Zero Range Condensation at Criticality

TL;DR

This paper analyzes the critical behavior of zero-range processes at the condensation transition, detailing how the maximum occupation number and fluctuations change at the critical density, providing a comprehensive understanding of the phase crossover.

Contribution

It establishes the law of large numbers and distributional limits for the maximum occupation number at criticality, revealing the transition from standard extreme value to Gaussian fluctuations.

Findings

Maximum occupation number jumps from zero to positive at a critical scale.

Fluctuations switch from extreme value to Gaussian at the critical point.

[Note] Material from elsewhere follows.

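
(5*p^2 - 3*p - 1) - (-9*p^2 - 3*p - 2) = 14*p^2 + 1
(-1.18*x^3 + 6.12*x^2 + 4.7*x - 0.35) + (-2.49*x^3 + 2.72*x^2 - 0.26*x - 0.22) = -3.67*x^3 + 8.84*x^2 + 4.44*x - 0.57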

Mass outside the maximum is evenly distributed in the bulk.

Abstract

Zero-range processes with decreasing jump rates exhibit a condensation transition, where a positive fraction of all particles condenses on a single lattice site when the total density exceeds a critical value. We study the onset of condensation, i.e. the behaviour of the maximum occupation number after adding or subtracting a subextensive excess mass of particles at the critical density. We establish a law of large numbers for the excess mass fraction in the maximum, which turns out to jump from zero to a positive value at a critical scale. Our results also include distributional limits for the fluctuations of the maximum, which change from standard extreme value statistics to Gaussian when the density crosses the critical point. Fluctuations in the bulk are also covered, showing that the mass outside the maximum is distributed homogeneously. In summary, we identify the detailed behaviour at the critical scale including sub-leading terms, which provides a full understanding of the crossover from sub- to supercritical behaviour.